Yakın ilişkilerde kabalık, kişinin yüzleştiği kendiyle memnuniyetsizliğini de barındırır. Öylesine bir “uca savrulmuşlukta” kendiyle birlikte olmayı sürdüren (arkadaş, eş, akraba) değer yitimine uğrar; çünkü özsaygı eksikliği, kendine değer vereni de değersizleştirir. Köle-efendi diyalektiğinde kazançlı çıkan tarafın, kaybedenden bağımsızlaşabildiği önemli bir noktadır bu. Efendi, özsaygı yitimi yaşadığı için kapana kısılır. Kendine saygı gösteren alt tarafı köledir! Bir türlü, onaylanmışlık duygusu yaşayamaz. Tabii, köle de bu ince ayrıntıyla, ancak özgür yaşama geçtikten sonra yüzleşecektir.
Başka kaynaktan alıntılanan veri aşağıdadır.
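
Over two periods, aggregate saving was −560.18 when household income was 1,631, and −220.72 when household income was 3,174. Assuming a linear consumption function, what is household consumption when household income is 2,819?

C = 3117.82

MPS = ΔS/ΔY = (-220.72 − (-560.18))/(3174 − 1631) = 339.46/1543 = 0.22
MPC = 1 − MPS = 0.78
Autonomous saving = -560.18 − 0.22(1631) = -919, so a = 919
C = 919 + 0.78(2819) = 919 + 2198.82 = 3117.82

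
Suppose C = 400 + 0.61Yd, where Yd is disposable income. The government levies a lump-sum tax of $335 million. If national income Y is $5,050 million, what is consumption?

C = 3276.15

Yd = Y − T = 5050 − 335 = 4715
C = 400 + 0.61(4715) = 400 + 2876.15 = 3276.15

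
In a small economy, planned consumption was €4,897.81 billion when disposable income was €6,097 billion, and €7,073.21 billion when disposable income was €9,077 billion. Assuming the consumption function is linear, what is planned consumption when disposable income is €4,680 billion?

MPC = (7073.21 − 4897.81)/(9077 − 6097) = 2175.4/2980 = 0.73
a = 4897.81 − 0.73(6097) = 4897.81 − 4450.81 = 447
C = 447 + 0.73(4680) = 447 + 3416.4 = 3863.4

C = 3863.4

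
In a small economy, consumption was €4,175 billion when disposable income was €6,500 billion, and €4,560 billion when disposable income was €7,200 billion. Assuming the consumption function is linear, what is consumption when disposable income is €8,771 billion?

MPC = (4560 − 4175)/(7200 − 6500) = 385/700 = 0.55
a = 4175 − 0.55(6500) = 4175 − 3575 = 600
C = 600 + 0.55(8771) = 600 + 4824.05 = 5424.05

C = 5424.05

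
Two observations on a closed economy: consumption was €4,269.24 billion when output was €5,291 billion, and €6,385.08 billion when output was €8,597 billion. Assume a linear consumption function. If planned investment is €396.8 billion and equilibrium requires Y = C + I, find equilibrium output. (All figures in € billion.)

Y = 3555

MPC = (6385.08 − 4269.24)/(8597 − 5291) = 2115.84/3306 = 0.64
a = 4269.24 − 0.64(5291) = 883
Equilibrium: Y = 883 + 0.64Y + 396.8
0.36Y = 1279.8, so Y = 1279.8/0.36 = 3555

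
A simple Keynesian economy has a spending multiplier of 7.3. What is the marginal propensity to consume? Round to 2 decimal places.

k = 1/(1 − MPC), so 1 − MPC = 1/k = 1/7.3 = 0.1370
MPC = 1 − 0.1370 = 0.86

MPC = 0.86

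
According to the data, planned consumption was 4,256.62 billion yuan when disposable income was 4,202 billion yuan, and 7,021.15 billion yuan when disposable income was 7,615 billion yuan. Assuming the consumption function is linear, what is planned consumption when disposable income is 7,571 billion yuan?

MPC = (7021.15 − 4256.62)/(7615 − 4202) = 2764.53/3413 = 0.81
a = 4256.62 − 0.81(4202) = 4256.62 − 3403.62 = 853
C = 853 + 0.81(7571) = 853 + 6132.51 = 6985.51

C = 6985.51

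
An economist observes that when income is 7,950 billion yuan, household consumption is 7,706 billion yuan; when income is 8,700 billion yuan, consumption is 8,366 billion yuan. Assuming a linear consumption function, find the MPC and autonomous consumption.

MPC = ΔC/ΔY = (8366 − 7706)/(8700 − 7950) = 660/750 = 0.88
a = C − MPC·Y = 7706 − 0.88(7950) = 7706 − 6996 = 710

MPC = 0.88; a = 710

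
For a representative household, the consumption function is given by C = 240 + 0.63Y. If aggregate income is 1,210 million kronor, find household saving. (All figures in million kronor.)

S = 207.7

C = 240 + 0.63(1210) = 240 + 762.3 = 1002.3
S = Y − C = 1210 − 1002.3 = 207.7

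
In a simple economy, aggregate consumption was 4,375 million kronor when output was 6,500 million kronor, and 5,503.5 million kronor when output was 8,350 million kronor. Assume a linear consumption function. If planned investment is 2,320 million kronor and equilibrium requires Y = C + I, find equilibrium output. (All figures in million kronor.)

MPC = (5503.5 − 4375)/(8350 − 6500) = 1128.5/1850 = 0.61
a = 4375 − 0.61(6500) = 410
Equilibrium: Y = 410 + 0.61Y + 2320
0.39Y = 2730, so Y = 2730/0.39 = 7000

Y = 7000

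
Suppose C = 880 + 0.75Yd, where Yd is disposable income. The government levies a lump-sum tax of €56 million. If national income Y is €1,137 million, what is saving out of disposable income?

Yd = Y − T = 1137 − 56 = 1081
C = 880 + 0.75(1081) = 880 + 810.75 = 1690.75
S = Yd − C = 1081 − 1690.75 = -609.75

S = -609.75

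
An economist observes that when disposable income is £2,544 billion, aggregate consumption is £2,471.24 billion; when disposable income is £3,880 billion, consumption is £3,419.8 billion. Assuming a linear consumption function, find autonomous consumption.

a = 665

MPC = ΔC/ΔY = (3419.8 − 2471.24)/(3880 − 2544) = 948.56/1336 = 0.71
a = C − MPC·Y = 2471.24 − 0.71(2544) = 2471.24 − 1806.24 = 665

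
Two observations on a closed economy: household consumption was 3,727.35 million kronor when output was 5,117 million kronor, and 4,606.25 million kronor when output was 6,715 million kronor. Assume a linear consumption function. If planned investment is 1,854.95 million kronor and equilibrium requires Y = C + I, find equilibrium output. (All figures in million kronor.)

MPC = (4606.25 − 3727.35)/(6715 − 5117) = 878.9/1598 = 0.55
a = 3727.35 − 0.55(5117) = 913
Equilibrium: Y = 913 + 0.55Y + 1854.95
0.45Y = 2767.95, so Y = 2767.95/0.45 = 6151

Y = 6151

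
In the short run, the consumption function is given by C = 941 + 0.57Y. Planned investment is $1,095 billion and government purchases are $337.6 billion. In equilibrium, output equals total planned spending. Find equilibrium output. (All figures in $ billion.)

Y = 5520

Y = C + I + G = 941 + 0.57Y + 1095 + 337.6
Y − 0.57Y = 2373.6
0.43Y = 2373.6, so Y = 2373.6/0.43 = 5520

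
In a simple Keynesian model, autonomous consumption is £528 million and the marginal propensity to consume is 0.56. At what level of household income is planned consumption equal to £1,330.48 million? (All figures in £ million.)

528 + 0.56Y = 1330.48
0.56Y = 802.48, so Y = 802.48/0.56 = 1433

Y = 1433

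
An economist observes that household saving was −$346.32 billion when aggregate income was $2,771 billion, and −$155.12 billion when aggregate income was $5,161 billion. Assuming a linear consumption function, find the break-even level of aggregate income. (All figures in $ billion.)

MPS = ΔS/ΔY = (-155.12 − (-346.32))/(5161 − 2771) = 191.2/2390 = 0.08
MPC = 1 − MPS = 0.92
From S(2771) = -346.32: −a + 0.08(2771) = -346.32, so a = 221.68 − (-346.32) = 568
Break-even (S = 0): Y = a/MPS = 568/0.08 = 7100

Y = 7100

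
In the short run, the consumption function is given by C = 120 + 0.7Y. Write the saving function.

S = -120 + 0.3Y

S = Y − C = Y − (120 + 0.7Y) = -120 + (1 − 0.7)Y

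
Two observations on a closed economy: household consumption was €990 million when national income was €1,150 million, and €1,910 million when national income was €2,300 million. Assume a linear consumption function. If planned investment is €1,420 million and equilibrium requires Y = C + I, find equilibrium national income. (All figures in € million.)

MPC = (1910 − 990)/(2300 − 1150) = 920/1150 = 0.8
a = 990 − 0.8(1150) = 70
Equilibrium: Y = 70 + 0.8Y + 1420
0.2Y = 1490, so Y = 1490/0.2 = 7450

Y = 7450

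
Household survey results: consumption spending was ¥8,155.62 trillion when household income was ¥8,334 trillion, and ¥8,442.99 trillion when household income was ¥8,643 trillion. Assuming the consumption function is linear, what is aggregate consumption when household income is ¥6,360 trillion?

MPC = (8442.99 − 8155.62)/(8643 − 8334) = 287.37/309 = 0.93
a = 8155.62 − 0.93(8334) = 8155.62 − 7750.62 = 405
C = 405 + 0.93(6360) = 405 + 5914.8 = 6319.8

C = 6319.8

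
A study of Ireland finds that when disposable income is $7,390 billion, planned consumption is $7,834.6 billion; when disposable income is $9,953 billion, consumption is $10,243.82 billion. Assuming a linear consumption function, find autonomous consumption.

MPC = ΔC/ΔY = (10243.82 − 7834.6)/(9953 − 7390) = 2409.22/2563 = 0.94
a = C − MPC·Y = 7834.6 − 0.94(7390) = 7834.6 − 6946.6 = 888

a = 888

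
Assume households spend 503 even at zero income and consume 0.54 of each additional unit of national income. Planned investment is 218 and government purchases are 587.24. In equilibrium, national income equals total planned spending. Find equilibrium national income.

Y = 2844

Y = C + I + G = 503 + 0.54Y + 218 + 587.24
Y − 0.54Y = 1308.24
0.46Y = 1308.24, so Y = 1308.24/0.46 = 2844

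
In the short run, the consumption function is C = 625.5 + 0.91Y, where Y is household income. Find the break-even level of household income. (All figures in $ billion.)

Y = 6950

At break-even, C = Y: 625.5 + 0.91Y = Y
0.09Y = 625.5, so Y = 625.5/0.09 = 6950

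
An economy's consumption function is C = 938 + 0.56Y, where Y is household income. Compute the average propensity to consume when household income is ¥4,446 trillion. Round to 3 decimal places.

APC = 0.771

C = 938 + 0.56(4446) = 3427.76
APC = C/Y = 3427.76/4446 = 0.771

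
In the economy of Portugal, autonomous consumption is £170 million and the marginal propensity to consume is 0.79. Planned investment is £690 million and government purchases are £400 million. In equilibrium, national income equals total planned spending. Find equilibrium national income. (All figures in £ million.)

Y = C + I + G = 170 + 0.79Y + 690 + 400
Y − 0.79Y = 1260
0.21Y = 1260, so Y = 1260/0.21 = 6000

Y = 6000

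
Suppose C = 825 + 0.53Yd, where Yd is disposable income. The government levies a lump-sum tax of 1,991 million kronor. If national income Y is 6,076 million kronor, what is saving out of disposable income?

Yd = Y − T = 6076 − 1991 = 4085
C = 825 + 0.53(4085) = 825 + 2165.05 = 2990.05
S = Yd − C = 4085 − 2990.05 = 1094.95

S = 1094.95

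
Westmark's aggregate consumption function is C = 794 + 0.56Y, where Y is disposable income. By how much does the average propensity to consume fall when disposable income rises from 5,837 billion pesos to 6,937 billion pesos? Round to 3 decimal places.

At Y = 5837: C = 794 + 0.56(5837) = 4062.72, APC = 4062.72/5837 = 0.6960
At Y = 6937: C = 4678.72, APC = 4678.72/6937 = 0.6745
Fall in APC = 0.6960 − 0.6745 = 0.0215 ≈ 0.022

ΔAPC = 0.022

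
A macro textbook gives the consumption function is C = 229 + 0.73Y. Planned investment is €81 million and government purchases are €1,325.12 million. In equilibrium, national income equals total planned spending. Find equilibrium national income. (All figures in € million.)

Y = 6056

Y = C + I + G = 229 + 0.73Y + 81 + 1325.12
Y − 0.73Y = 1635.12
0.27Y = 1635.12, so Y = 1635.12/0.27 = 6056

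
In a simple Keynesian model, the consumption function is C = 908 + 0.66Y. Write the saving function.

S = Y − C = Y − (908 + 0.66Y) = -908 + (1 − 0.66)Y

S = -908 + 0.34Y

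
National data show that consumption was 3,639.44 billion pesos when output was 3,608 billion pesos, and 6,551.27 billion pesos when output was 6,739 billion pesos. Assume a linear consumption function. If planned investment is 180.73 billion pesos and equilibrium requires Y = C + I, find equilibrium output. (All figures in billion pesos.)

MPC = (6551.27 − 3639.44)/(6739 − 3608) = 2911.83/3131 = 0.93
a = 3639.44 − 0.93(3608) = 284
Equilibrium: Y = 284 + 0.93Y + 180.73
0.07Y = 464.73, so Y = 464.73/0.07 = 6639

Y = 6639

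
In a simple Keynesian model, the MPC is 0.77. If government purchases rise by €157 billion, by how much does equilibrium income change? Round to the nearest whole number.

ΔY ≈ 683

The multiplier is 1/(1 − MPC) = 1/0.23.
ΔY = 157/0.23 = 682.61 ≈ 683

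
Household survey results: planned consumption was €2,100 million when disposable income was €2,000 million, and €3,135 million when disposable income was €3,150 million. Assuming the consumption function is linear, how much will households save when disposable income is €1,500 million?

MPC = (3135 − 2100)/(3150 − 2000) = 1035/1150 = 0.9
a = 2100 − 0.9(2000) = 2100 − 1800 = 300
C = 300 + 0.9(1500) = 1650
S = 1500 − 1650 = -150

S = -150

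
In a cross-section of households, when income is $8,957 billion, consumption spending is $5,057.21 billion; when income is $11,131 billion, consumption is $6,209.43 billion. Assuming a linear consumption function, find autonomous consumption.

a = 310

MPC = ΔC/ΔY = (6209.43 − 5057.21)/(11131 − 8957) = 1152.22/2174 = 0.53
a = C − MPC·Y = 5057.21 − 0.53(8957) = 5057.21 − 4747.21 = 310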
Alışmak, öncelikle kendine alışmaktır. Kendine alışmak en uç noktasında, “boş ben”in ölümüdür. Bu başarılamadığında “onay” ihtiyacı yaşamını sürdürecektir bizimle. Güdülerin rahat beşiğinde pışpışlanmayı, akla taşıma çabası her seferinde sonuçsuz kalacaktır. Zor iş!  İlkeyi ve yasayı orada bulmak, ilkesizliğin ve yasasızlığın bataklığında boğulmakta olduğumuzu hissettiğimiz anda var oluşa çıkar: Yokluğuyla vardır; yokluğuyla hissettirir varlığını. Kaybolan anahtarımızı arama nedenimiz, onun yokluğunun varlığıdır. “Oluş”un doğasıyla ilgili olarak Aristoteles üstad uyarır, iki öge ile yetinme çabamızı yetersiz bulur. Oluş etkin ve edilgin iki ucun yanısıra, alıcı uçtaki yoksunluğu ön gerektirir. Masamızda halihazırda duran bir bardağın bulunduğu noktaya bir başka bardak koyamayız; alıcı yüzey “eksiklik” ile hazır beklemelidir. Üçüncü nokta budur. Hayatlarımızda “oluş” yoksa endişelenmeliyiz.

Twitter’da da böyle değil mi? Yirmi sene önce olsa kitabını/eserini/buluşunu elinde tutmaktan öte yakınlık kuramayacağı, öykündüğü yazarı/sanatçıyı/biliminsanını, “boş ben”le güreşe davet edip duracak, saygısızlığı, kendine saygısıyla doğru orantılı olacaktır. Öykündüğü, bir zamanlar değerli bulduğu eser sahibini, değer verdiği şeylerin radikal değişikliğe uğramamasına rağmen bir hayal kırıklığı olarak deneyimleyen kişi, özsaygı nedenini “insan” olmakta temellendiremiyordur. Böylece, bir ateist bile kolayca “kusursuz Tanrı” yaratıverir.  Asıl mesele budur. İnsan olmak hata yapmaktır, bazı günler daha şapşal olabilmektir, yanlış anlama hakkına hak vermektir. Tanrı’nın “ne”liği, insan olmayı temellendirdiğimiz köklerden bağımsız olmasa gerek. Diyalektik çok çetin bir ceviz. Şaşmaz yasayı aramadaki haklı nedenimiz örneğin Kant tarafından a priori olarak adlandırılır. İlginç değil mi? Söylenilecek çok şey var ama bu bir yazı değil, not işte.